Sarees pertama kali dikenakan tanpa blus atau penutup atas. Mereka diikat seperti dhoti, dengan menutupi seluruh tubuh. Ini kemudian diikuti dengan mengikat saree dengan gaya yang berbeda sesuai dengan daerah dan budaya mereka. Satu hal yang tetap konstan dalam evolusi saree selama 5000 tahun adalah lipatannya. Wanita memastikan bahwa mereka memiliki lipatan sempurna di saree mereka sejak awal. Keindahan saree terletak pada lipatan berbentuk kipas ini baik di bagian bawah maupun atas saree.

Keindahan saree terletak pada cara anggun meningkatkan lekuk tubuh wanita India. Tidak ada pakaian lain yang sesuai dengan tipe tubuh India seperti saree. Ini secara elegan memamerkan bagian-bagian yang membuat seorang wanita terlihat cantik dan menutupi bagian-bagian yang harus ditutupi.

Ada berbagai gaya mengalungkan saree di berbagai daerah di negara kita. Gaya draping bervariasi dari satu komunitas ke komunitas lainnya sesuai dengan selera dan kenyamanan mereka. Gaya draping Maharashtrian dan India Selatan sangat nyaman dan bermanfaat sedangkan gaya draping saree Bengali rumit. Panjang saree bervariasi dari 4 hingga 9 yard, dan ini memungkinkannya untuk disampirkan dengan banyak cara.

Berbagai bahan sekarang digunakan untuk membuat pekarangan elegan ini, tetapi pada awalnya, tidak banyak pilihan untuk wanita. Sari awal terbuat dari katun dan sutra. Sutra dianggap sebagai bahan keberuntungan, dan itu khusus disediakan untuk pernikahan dan acara-acara lain sementara kapas digunakan secara teratur. Desain dalam saree ini sangat minim, dan sulaman tangan dan cetakan hanya sebagian besar digunakan untuk mendesain.
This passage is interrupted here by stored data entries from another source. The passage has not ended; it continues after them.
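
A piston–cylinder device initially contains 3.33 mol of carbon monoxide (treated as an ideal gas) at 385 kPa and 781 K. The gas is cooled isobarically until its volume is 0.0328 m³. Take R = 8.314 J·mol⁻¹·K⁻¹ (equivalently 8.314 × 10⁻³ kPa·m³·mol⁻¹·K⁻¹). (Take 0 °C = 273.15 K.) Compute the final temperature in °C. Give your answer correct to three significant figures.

From PV = nRT: V₁ = nRT₁/P₁ = 0.05616 m³.
Isobaric, so V/T is constant: P₂ = P₁; T₂ = T₁·(V₂/V₁) = 456.1 K.

T₂ ≈ 183 °C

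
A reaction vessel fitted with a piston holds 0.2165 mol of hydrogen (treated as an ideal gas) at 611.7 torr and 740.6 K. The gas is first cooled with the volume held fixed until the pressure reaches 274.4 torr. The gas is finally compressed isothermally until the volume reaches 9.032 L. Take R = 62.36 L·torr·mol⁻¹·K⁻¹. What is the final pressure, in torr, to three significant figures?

From PV = nRT: V₁ = nRT₁/P₁ = 16.35 L.
Isochoric, so P/T is constant: V₂ = V₁; T₂ = T₁·(P₂/P₁) = 332.2 K.
Isothermal, so P V is constant: T₃ = T₂; P₃ = P₂·(V₂/V₃) = 496.6 torr.

P₃ ≈ 497 torr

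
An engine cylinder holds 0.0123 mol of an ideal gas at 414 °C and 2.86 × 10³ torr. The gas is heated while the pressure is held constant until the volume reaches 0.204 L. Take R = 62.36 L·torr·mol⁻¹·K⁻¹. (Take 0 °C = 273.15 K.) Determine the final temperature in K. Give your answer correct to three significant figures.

Convert: T₁ = 687.1 K.
From PV = nRT: V₁ = nRT₁/P₁ = 0.1843 L.
Isobaric, so V/T is constant: P₂ = P₁; T₂ = T₁·(V₂/V₁) = 760.7 K.

T₂ ≈ 761 K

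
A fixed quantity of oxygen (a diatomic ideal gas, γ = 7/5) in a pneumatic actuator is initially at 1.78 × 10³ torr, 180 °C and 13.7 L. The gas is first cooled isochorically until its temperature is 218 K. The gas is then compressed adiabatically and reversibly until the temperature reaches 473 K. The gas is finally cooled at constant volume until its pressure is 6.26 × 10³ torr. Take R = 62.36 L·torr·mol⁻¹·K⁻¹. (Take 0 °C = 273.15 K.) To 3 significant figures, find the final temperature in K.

T₄ ≈ 230 K

Convert: T₁ = 453.1 K.
V constant ⇒ P ∝ T: V₂ = V₁; P₂ = P₁·(T₂/T₁) = 856.3 torr.
Adiabatic (γ = 7/5), T V^(γ−1) and P V^γ constant: P₃ = P₂·(T₃/T₂)^(γ/(γ−1)) = 1.288e+04 torr; V₃ = V₂·(T₂/T₃)^(1/(γ−1)) = 1.976 L.
Isochoric, so P/T is constant: V₄ = V₃; T₄ = T₃·(P₄/P₃) = 229.8 K.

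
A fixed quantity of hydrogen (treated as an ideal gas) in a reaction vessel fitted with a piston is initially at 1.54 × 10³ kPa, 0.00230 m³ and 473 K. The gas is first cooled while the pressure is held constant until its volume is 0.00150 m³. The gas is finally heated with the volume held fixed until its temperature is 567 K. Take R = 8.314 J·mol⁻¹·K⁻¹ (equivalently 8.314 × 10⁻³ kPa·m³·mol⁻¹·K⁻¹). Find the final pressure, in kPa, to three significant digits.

P constant ⇒ V ∝ T: P₂ = P₁; T₂ = T₁·(V₂/V₁) = 308.5 K.
Isochoric, so P/T is constant: V₃ = V₂; P₃ = P₂·(T₃/T₂) = 2831 kPa.

P₃ ≈ 2.83e+03 kPa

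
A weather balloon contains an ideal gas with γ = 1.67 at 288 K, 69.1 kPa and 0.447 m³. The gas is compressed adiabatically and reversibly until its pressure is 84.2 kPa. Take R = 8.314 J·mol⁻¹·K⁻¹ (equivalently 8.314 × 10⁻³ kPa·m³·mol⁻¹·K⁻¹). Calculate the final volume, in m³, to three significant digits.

V₂ ≈ 0.397 m³

Adiabatic (γ = 1.67), T V^(γ−1) and P V^γ constant: T₂ = T₁·(P₂/P₁)^((γ−1)/γ) = 311.8 K; V₂ = V₁·(P₁/P₂)^(1/γ) = 0.3971 m³.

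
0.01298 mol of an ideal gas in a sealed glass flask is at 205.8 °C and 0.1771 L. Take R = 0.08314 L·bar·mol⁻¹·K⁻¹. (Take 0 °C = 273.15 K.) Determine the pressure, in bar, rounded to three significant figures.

P ≈ 2.92 bar

Convert: T = 478.95 K.
PV = nRT ⇒ P = nRT/V = (0.01298 × 0.08314 × 478.95) / 0.1771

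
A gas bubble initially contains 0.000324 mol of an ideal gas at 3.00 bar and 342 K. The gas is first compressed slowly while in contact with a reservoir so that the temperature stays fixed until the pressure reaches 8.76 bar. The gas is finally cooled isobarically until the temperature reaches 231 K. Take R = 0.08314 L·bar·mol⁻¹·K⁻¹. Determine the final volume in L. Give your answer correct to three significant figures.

V₃ ≈ 0.000710 L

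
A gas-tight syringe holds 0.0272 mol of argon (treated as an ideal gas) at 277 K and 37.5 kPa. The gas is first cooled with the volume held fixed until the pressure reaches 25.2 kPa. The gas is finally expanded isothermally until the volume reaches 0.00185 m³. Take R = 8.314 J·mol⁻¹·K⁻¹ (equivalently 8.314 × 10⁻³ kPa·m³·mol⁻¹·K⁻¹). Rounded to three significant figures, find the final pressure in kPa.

From PV = nRT: V₁ = nRT₁/P₁ = 0.001670 m³.
Isochoric, so P/T is constant: V₂ = V₁; T₂ = T₁·(P₂/P₁) = 186.1 K.
T constant ⇒ Boyle's law P V = const: T₃ = T₂; P₃ = P₂·(V₂/V₃) = 22.75 kPa.

P₃ ≈ 22.8 kPa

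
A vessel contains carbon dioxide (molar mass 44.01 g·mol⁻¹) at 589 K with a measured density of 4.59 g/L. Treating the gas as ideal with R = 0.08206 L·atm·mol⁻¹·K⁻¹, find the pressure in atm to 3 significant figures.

ρ = PM/(RT) ⇒ P = ρRT/M = (4.59 × 0.08206 × 589.0) / 44.01

P ≈ 5.04 atm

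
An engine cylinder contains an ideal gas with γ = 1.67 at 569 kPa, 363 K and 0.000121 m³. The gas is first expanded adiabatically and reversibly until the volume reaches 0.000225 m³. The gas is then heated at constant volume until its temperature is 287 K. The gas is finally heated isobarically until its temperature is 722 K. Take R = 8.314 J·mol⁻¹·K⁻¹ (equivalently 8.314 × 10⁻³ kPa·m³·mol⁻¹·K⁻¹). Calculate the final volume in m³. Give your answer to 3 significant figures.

V₄ ≈ 0.000566 m³

Reversible adiabatic, γ = 1.67: T₂ = T₁·(V₁/V₂)^(γ−1) = 239.6 K; P₂ = P₁·(V₁/V₂)^γ = 201.9 kPa.
V constant ⇒ P ∝ T: V₃ = V₂; P₃ = P₂·(T₃/T₂) = 241.9 kPa.
P constant ⇒ V ∝ T: P₄ = P₃; V₄ = V₃·(T₄/T₃) = 0.0005660 m³.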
Seiring berjalannya waktu, bahan baru digunakan untuk membuat saree ini dan hari ini setelah berabad-abad ada variasi bahan, warna, dan desain yang tak terbatas untuk dipilih wanita. Bahan-bahan berkelas dan modern seperti georgette, net, velvet, chiffon dan crepe digunakan untuk membuat saree saat ini.

Sarees adalah satu-satunya pakaian yang bertahan dari industri fashion selama bertahun-tahun, dan tetap saja, wanita mendambakannya. Karena saree memainkan peran besar dalam budaya dan tradisi kita, penting bagi kita untuk meneruskan cinta saree kepada generasi mendatang.